Flossenbürg

Büste Bonhoeffers in der Kapelle der KZ-Gedenkstätte Flossenbürg von 1995
Büste Bonhoeffers in der Kapelle der KZ-Gedenkstätte Flossenbürg von 1995

Von guten Mächten wunderbar geborgen

erwarten wir getrost, was kommen mag.

Gott ist bei uns am Abend und am Morgen

und ganz gewiss an jedem neuen Tag.

 

(Dietrich Bonhoeffer, Dezember 1944)

 

 

Im KZ Flossenbürg in der Oberpfalz wurde der protestantische Theologe und Pfarrer Dietrich Bonhoeffer am 8. April 1945 nach über 2jähriger Haft in verschiedenen Gefängnissen und KZs auf Befehl Hitlers als aktives Mitglied des Widerstan- des ("20. Juli") von einem SS-Sondergericht wegen Hoch- und Landesverrats in einem Scheinverfahren zum Tode verurteilt und tags darauf ermordet. Dadurch und wegen der gleichzeitigen Verurteilung einiger weiterer prominenter "Sonderhäftlinge" (darunter Admiral Wilhelm Canaris und Generalmajor Hans Oster) erlangte das 1938 in der Nähe eines Granitsteinbruchs errichtete Konzentrations- lager Flossenbürg eine traurige Bekanntheit. Bonhoeffer ging als gläubiger Christ im festen Vertrauen auf die Auferstehung mit 39 Jahren für seine Überzeugung in den Tod. Reste des Arrestbaus, in dessen Hof Bonhoeffer und die anderen Widerstandskämpfer sowie viele KZ-Häftlinge, Zwangsarbeiter und sonstige Gegner des NS-Regimes vor ihnen (mehr als 1500) ermordet wurden, sind bis heute erhalten (Abbildung unten).

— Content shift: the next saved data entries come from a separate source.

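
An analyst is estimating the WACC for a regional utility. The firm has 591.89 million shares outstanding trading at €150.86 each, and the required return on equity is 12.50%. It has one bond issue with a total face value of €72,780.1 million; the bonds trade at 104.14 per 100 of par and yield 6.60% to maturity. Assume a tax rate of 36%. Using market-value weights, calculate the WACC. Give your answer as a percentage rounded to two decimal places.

8.70%

Market value of equity E = 150.86 × 591.89m = 89292.5254m. Market value of debt D = 72780.1m × 104.14/100 = 75793.19614m.
Total capital V = 89292.5254 + 75793.19614 = 165085.72154.
Equity: weight = 89292.5254/165085.72154 = 0.5409; cost = 12.5%.
Bonds outstanding: weight = 75793.19614/165085.72154 = 0.4591; after-tax cost = 6.6% × (1 − 36%) = 4.2240%.
WACC = 0.5409 × 12.5000% + 0.4591 × 4.2240% = 8.7004%.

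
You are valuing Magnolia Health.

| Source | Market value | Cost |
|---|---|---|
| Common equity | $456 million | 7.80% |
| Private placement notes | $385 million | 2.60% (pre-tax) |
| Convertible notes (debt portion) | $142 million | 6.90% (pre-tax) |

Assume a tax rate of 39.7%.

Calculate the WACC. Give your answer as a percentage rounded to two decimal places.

Total capital V = 456 + 385 + 142 = 983.
Equity: weight = 456/983 = 0.4639; cost = 7.8%.
Private placement notes: weight = 385/983 = 0.3917; after-tax cost = 2.6% × (1 − 39.7%) = 1.5678%.
Convertible notes (debt portion): weight = 142/983 = 0.1445; after-tax cost = 6.9% × (1 − 39.7%) = 4.1607%.
WACC = 0.4639 × 7.8000% + 0.3917 × 1.5678% + 0.1445 × 4.1607% = 4.8334%.

4.83%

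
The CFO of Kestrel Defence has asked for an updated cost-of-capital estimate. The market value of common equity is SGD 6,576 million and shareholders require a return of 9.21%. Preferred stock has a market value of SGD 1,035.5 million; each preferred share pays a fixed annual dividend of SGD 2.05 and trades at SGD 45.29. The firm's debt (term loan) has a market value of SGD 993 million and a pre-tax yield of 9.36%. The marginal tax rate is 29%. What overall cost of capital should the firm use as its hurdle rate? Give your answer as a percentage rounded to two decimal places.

Cost of preferred: Rp = 2.05 / 45.29 = 4.5264%.
Total capital V = 6576 + 1035.5 + 993 = 8604.5.
Equity: weight = 6576/8604.5 = 0.7643; cost = 9.21%.
Preferred: weight = 1035.5/8604.5 = 0.1203; cost = 4.5264%.
Term loan: weight = 993/8604.5 = 0.1154; after-tax cost = 9.36% × (1 − 29%) = 6.6456%.
WACC = 0.7643 × 9.2100% + 0.1203 × 4.5264% + 0.1154 × 6.6456% = 8.3504%.

8.35%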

Eine bronzene Büste Bonhoeffers (Abbildung oben) in der Kapelle der KZ-Gedenkstätte erinnert an den aufrichtigen und couragierten Mann, für den Denken, Reden und Tun eine Einheit bildeten und der nach seinem Verständnis von der "Nachfolge Christi", d.h. "in der Teilnahme am Sein Jesu" lebte. Diese "Theologie einer ganzen Hingabe an Jesus" (Christusbezogenheit) war die Grundlage seines persönlichen Glaubens, aus dem "Wiederspruch und Widerstand gegen die Macht und den Wahnsinn des III. Reiches" kamen (zit. nach Bethge, 2007).

 

Grundmauern und Teile des Arrestbaus mit Exekutionswand und Gedenktafel von 1975. Durch die beiden Torpfeiler rechts im Vordergrund und die Treppenstufen links davon kam man über den Hof in das Arrestgebäude mit den Zellen für die Inhaftierten.
Grundmauern und Teile des Arrestbaus mit Exekutionswand und Gedenktafel von 1975. Durch die beiden Torpfeiler rechts im Vordergrund und die Treppenstufen links davon kam man über den Hof in das Arrestgebäude mit den Zellen für die Inhaftierten.

 

Dietrich Bonhoeffer war einen Tag und eine Nacht in Flossenbürg. Kurz nach seiner Ermordung wurde das Lager von der US-Armee am 23. April 1945 befreit. Es waren in Flossenbürg und seinen nachweislich 83 Außenlagern von 1938 bis 1945 rund 100 000 Häftlinge (meist „Schutzhäftlinge der Gestapo, darunter 16 000 Frauen) registriert worden, die aus 47 Ländern kamen, und von denen 30 000 ihre oft unmenschlichen Arbeitsbedingungen und Misshandlungen nicht überlebten (Benz und Distel, 2007). Vom KZ Flossenbürg original erhalten sind neben Teilen des Arrestbaus mit 40 Einzelzellen (4,0 x 1,5 m) im Wesentlichen das Kommandanturgebäude, die ehemalige Häftlingsküche und die Wäscherei mit Häftlingsbad am Appellplatz, das Krematorium in der Gedenkstätte „Tal des Todes“ von 1946 (Abbildung unten links, in dem vermutlich auch die sterblichen Überreste Dietrich Bonhoeffers verbrannt wurden) sowie 3 Wachtürme. Diese wenigen massiv errichteten Gebäude zeugen noch heute vom Unterdrückungs- und Vernichtungs- willen des NS-Regimes.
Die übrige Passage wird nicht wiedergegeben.